辛辣に聞こえるが、キャロルの主張は正しい。

非難されて当然だろう。


強ければいい……それは、一方からの主観でしかない。


ギルドガールのキャロルの視点だとヨハネは、喧嘩を吹っ掛け敗北し後始末もせず、身勝手に振る舞う輩だ。……しかし、地位を失った男の再起を願う者達がいるのも事実。ネイサンを筆頭に戦団に残った冒険者は、きっとヨハネの復活を信じてるに違いない。

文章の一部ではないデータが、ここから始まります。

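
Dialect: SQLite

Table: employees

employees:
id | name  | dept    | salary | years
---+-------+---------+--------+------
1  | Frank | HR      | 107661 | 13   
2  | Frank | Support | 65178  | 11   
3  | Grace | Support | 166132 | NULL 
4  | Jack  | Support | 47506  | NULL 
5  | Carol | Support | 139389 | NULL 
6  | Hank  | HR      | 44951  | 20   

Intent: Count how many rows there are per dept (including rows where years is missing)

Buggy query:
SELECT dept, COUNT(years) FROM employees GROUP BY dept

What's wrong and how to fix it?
Bug: COUNT(years) skips NULLs, so groups with missing years are undercounted

Fix: Replace COUNT(years) with COUNT(*)

Corrected query:
SELECT dept, COUNT(*) FROM employees GROUP BY dept

Result:
dept    | COUNT(*)
--------+---------
HR      | 2       
Support | 4       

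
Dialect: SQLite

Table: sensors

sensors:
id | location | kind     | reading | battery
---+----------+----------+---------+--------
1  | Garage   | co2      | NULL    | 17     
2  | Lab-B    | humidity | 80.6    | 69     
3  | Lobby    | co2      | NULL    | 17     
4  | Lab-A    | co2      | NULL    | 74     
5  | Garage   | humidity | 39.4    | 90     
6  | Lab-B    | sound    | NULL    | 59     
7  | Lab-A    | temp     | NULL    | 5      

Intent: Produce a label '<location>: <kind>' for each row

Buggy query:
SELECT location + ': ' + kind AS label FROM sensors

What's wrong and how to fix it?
Bug: '+' is numeric addition; on text columns SQLite converts them to 0 instead of concatenating

Fix: Replace + with || to concatenate text

Corrected query:
SELECT location || ': ' || kind AS label FROM sensors

Result:
label           
----------------
Garage: co2     
Lab-B: humidity 
Lobby: co2      
Lab-A: co2      
Garage: humidity
Lab-B: sound    
Lab-A: temp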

「とにかくさ、ユーが責任感に駆られるのはネイサンも」


「違うぞキャロル」


俺は首を横に振り否定する。


「望む望まないとか関係なく、俺は自分が納得したいだけさ」


「へ…」


「だって見過ごせないだろ?」


「いやいや!ネイサンはともかく、戦団の連中はユーを」


「俺の敵は俺が見定める」


「だ、だから」


「大丈夫!余計な世話焼きは俺の得意分野だから」


親指を立て笑うと、呆れ顔で眉を顰めた。


「……こーなると思ったし言いたくなかったわ〜」


「情報提供に感謝するよ」


「うっせー!」


兎耳を逆立て、バンバンとテーブルを叩く。


「ったく……ま、そーゆーお節介なとこ嫌いじゃないけどな」


「はっはっは!惚れちゃったか?」


「………」


キャロルは頰を朱色に染め、カウンターに頬杖を突き黙ってしまう。……あれ?ツッコミがないぞ。これじゃ自意識過剰な痛い奴じゃん!


「…話は終わった?おれ腹減ったぞ」


コートの裾を摘みダーニャが空腹を訴える。


「お、そっか」


話が長引いたしそろそろ昼飯にしよう。


「俺達はご飯を食べに行くがキャロルも一緒にどうだ?」


「あ〜〜……ウチはまだ仕事が残ってからさ」


「そっか」


「バイバーイ」


ダーニャと一緒に階段を登り、三階へ移動した。


〜同時刻〜


離れていく後ろ姿を眺め、呟く。


「とっくに惚れてるっつーの……バーカ」


……矛盾してるが悠は面倒事を嫌う癖に、放って置けない難儀な性格だ。ある意味、究極の自己中とも言えるだろう。周りが右往左往されるも結局、引っ張られてしまうのは、言葉だけでなく実際に行動で示す故か?


「…ん〜〜」


キャロルは背筋を伸ばし仕事を再開する。


「ま!ウチはウチのペースでがんばるし」


兎と亀が競争する寓話では、兎が負けてしまうが、このレースはどうなるだろう?


その答えが判明するのは、まだまだ先の話だ。